Descriptions:
Alex Finn demonstrates Claude Code’s newly released mobile remote control feature, which allows developers to hand off an active Claude Code session from a desktop terminal to a smartphone—without SSH tunnels, terminal emulators, or cloud-based code execution. The key distinction Finn emphasizes is that all computation continues running locally on the host machine; the phone acts as a remote interface rather than an independent runtime, eliminating the code-merge friction that plagued earlier mobile AI coding workflows.

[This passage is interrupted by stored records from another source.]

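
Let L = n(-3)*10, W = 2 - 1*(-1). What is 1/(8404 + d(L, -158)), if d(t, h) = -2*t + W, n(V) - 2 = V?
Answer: 1/8427 ≈ 0.00011867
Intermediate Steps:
W = 3 (W = 2 + 1 = 3)
n(V) = 2 + V
L = -10 (L = (2 - 3)*10 = -1*10 = -10)
d(t, h) = 3 - 2*t (d(t, h) = -2*t + 3 = 3 - 2*t)
1/(8404 + d(L, -158)) = 1/(8404 + (3 - 2*(-10))) = 1/(8404 + (3 + 20)) = 1/(8404 + 23) = 1/8427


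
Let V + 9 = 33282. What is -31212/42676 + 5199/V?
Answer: -68053696/118329879 ≈ -0.57512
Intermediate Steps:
V = 33273 (V = -9 + 33282 = 33273)
-31212/42676 + 5199/V = -31212/42676 + 5199/33273 = -31212*1/42676 + 5199*(1/33273) = -7803/10669 + 1733/11091 = -68053696/118329879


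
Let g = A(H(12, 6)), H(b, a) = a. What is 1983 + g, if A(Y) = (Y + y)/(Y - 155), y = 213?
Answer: 295248/149 ≈ 1981.5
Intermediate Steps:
A(Y) = (213 + Y)/(-155 + Y) (A(Y) = (Y + 213)/(Y - 155) = (213 + Y)/(-155 + Y))
g = -219/149 (g = (213 + 6)/(-155 + 6) = 219/(-149) = -1/149*219 = -219/149 ≈ -1.4698)
1983 + g = 1983 - 219/149 = 295248/149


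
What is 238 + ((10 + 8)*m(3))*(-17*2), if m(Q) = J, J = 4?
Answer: -2210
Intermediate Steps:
m(Q) = 4
238 + ((10 + 8)*m(3))*(-17*2) = 238 + ((10 + 8)*4)*(-17*2) = 238 + (18*4)*(-34) = 238 + 72*(-34) = 238 - 2448 = -2210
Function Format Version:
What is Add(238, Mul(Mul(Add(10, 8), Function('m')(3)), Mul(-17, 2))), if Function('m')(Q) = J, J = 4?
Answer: -2210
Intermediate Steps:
Function('m')(Q) = 4
Add(238, Mul(Mul(Add(10, 8), Function('m')(3)), Mul(-17, 2))) = Add(238, Mul(Mul(Add(10, 8), 4), Mul(-17, 2))) = Add(238, Mul(Mul(18, 4), -34)) = Add(238, Mul(72, -34)) = Add(238, -2448) = -2210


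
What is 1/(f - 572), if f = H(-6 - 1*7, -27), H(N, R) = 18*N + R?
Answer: -1/833 ≈ -0.0012005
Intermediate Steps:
H(N, R) = R + 18*N
f = -261 (f = -27 + 18*(-6 - 1*7) = -27 + 18*(-6 - 7) = -27 + 18*(-13) = -27 - 234 = -261)
1/(f - 572) = 1/(-261 - 572) = 1/(-833) = -1/833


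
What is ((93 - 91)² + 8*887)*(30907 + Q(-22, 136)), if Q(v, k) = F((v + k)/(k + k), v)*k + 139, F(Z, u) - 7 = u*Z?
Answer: 218282400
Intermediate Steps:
F(Z, u) = 7 + Z*u (F(Z, u) = 7 + u*Z = 7 + Z*u)
Q(v, k) = 139 + k*(7 + v*(k + v)/(2*k)) (Q(v, k) = (7 + ((v + k)/(k + k))*v)*k + 139 = (7 + ((k + v)/((2*k)))*v)*k + 139 = (7 + ((k + v)*(1/(2*k)))*v)*k + 139 = (7 + ((k + v)/(2*k))*v)*k + 139 = (7 + v*(k + v)/(2*k))*k + 139 = k*(7 + v*(k + v)/(2*k)) + 139 = 139 + k*(7 + v*(k + v)/(2*k)))
((93 - 91)² + 8*887)*(30907 + Q(-22, 136)) = ((93 - 91)² + 8*887)*(30907 + (139 + 7*136 + (½)*(-22)*(136 - 22))) = (2² + 7096)*(30907 + (139 + 952 + (½)*(-22)*114)) = (4 + 7096)*(30907 + (139 + 952 - 1254)) = 7100*(30907 - 163) = 7100*30744 = 218282400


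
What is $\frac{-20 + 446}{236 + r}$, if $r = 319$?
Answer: $\frac{142}{185} \approx 0.76757$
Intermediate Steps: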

The tutorial follows a complete project lifecycle: Finn initializes a new Claude Code session using Opus 4.6, builds a Next.js-based markdown note editor (a second-brain app with folder organization), then invokes the `/remote control` slash command to push the session to the Claude iOS app. From there, he issues follow-up prompts—including adding drag-and-drop note organization—directly from his phone, and shows how changes appear simultaneously on both the mobile interface and the local machine in real time.
The video also briefly positions Claude Code’s remote control against OpenClaw, offering a practical breakdown of when each tool fits. Finn covers both the browser-link and native iOS app methods for connecting to a remote session, and walks through permission prompts that appear during mobile-initiated tool calls. The result is a genuinely reproducible workflow guide for developers who want to maintain coding momentum away from their desk.